2018 NOV–DEC
Photographic artist Niko Luoma challenges the analog medium
Luoma’s method resembles painting or drawing more than photography in the traditional sense of the word. He will spend two months in New York November – December 2018 to work on his upcoming retrospective monograph, set to be published in Spring 2019.
Luoma will stay at the ISCP – International Studio and Curatorial Program with the support by Alfred Kordelin Foundation. Luoma is the first Finnish ISCP alumni to return to New York for two months: he was ISCP’s artist-in-residence in 2013 and has since had two solo exhibitions in New York at the Bryce Wolkowitz Gallery.
Could you describe your process as a photographic artist a bit – you use multiple exposures as a method, and see the process as an important part of the finished work.
I question the parameters and the possibilities of photography. My process is very simple. It has been stripped down so that only the essentials to produce a photograph are left. I use light that I color and shape, light-sensitive materials and a device that controls those two, which is the camera. I use repetition and layer information on one single piece of negative. That is the basic recipe for all of my work.
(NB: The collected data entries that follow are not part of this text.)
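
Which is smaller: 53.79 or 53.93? 53.79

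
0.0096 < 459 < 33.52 False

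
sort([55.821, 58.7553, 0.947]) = [0.947, 55.821, 58.7553]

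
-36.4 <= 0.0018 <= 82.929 True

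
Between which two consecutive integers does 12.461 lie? 12 and 13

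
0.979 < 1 True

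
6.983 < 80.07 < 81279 True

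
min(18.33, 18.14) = 18.14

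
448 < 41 False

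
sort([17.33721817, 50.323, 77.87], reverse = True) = [77.87, 50.323, 17.33721817]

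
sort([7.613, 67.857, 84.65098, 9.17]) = [7.613, 9.17, 67.857, 84.65098]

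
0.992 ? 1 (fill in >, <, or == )<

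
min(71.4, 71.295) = 71.295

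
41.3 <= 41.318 True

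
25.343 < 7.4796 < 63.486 False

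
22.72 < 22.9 True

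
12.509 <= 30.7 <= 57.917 True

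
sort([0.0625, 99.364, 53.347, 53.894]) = [0.0625, 53.347, 53.894, 99.364]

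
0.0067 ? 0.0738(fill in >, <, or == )<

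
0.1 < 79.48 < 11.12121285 False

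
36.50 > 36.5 False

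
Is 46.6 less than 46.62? Yes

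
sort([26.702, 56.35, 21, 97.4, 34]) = [21, 26.702, 34, 56.35, 97.4]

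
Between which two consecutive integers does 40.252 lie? 40 and 41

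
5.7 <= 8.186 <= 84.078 True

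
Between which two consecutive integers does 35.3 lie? 35 and 36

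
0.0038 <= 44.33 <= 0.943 False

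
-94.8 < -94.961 False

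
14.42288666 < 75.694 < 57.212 False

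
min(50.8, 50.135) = 50.135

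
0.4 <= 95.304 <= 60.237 False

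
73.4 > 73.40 False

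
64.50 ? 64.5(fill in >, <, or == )==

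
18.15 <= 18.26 True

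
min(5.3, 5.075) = 5.075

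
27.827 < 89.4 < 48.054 False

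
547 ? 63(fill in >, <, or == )>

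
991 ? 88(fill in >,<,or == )>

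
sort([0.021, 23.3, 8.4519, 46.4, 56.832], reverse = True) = [56.832, 46.4, 23.3, 8.4519, 0.021]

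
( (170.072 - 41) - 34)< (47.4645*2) False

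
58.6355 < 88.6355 True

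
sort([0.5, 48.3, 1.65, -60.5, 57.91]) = [-60.5, 0.5, 1.65, 48.3, 57.91]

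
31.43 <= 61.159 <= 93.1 True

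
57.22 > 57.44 False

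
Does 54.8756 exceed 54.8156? Yes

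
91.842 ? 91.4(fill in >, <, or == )>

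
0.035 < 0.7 True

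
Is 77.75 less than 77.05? No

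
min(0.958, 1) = 0.958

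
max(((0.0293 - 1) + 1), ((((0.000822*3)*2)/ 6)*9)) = 0.0293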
What drives you in your experimentation?
There is a famous saying that photography can never produce a first-time image, that it always represents something else. I started to question that statement. My photos don’t represent anything else than the process of their making. What I mean by that is that you can not go somewhere and produce a photograph that looks like my piece. The many layers of time made visible by the multiple exposures, create the final image.
While your work is quite abstract and you are not particularly interested in what happens in front of the camera in terms of the topic, you have still produced many works that are direct takes on important figurative artworks from art history, for example for your latest show in Gallerie Ruzicska, Salzburg.
If you look at just one part, one single exposure of my finished pieces, it does not carry any meaning. It’s just light. But I harvest hundreds, even thousands of these exposures and they create the meaning together. This process happens inside of the camera, so it does not really matter what the source of light is. In a way, my process resembles more painting or drawing than photography.
In the Gallerie Ruzicska exhibition, I’m playing around with the idea of how memory is connected to photography. Photography is often treated as an extension to memory. You take a picture of something because you want to remember it. There is a fraction of a second when the viewer sees my work, recognizes the title and compares their memory of the original painting to what they are seeing.
Was there something that drew you to these artworks specifically?
The most essential topic in my work is space. I’m interested in the organic quality and movement of space and the rhythm, the direction and the weight in these pieces. My renditions of the artworks address the dynamic, almost musical feel of them, without the burden of the topic that the paintings actually represent.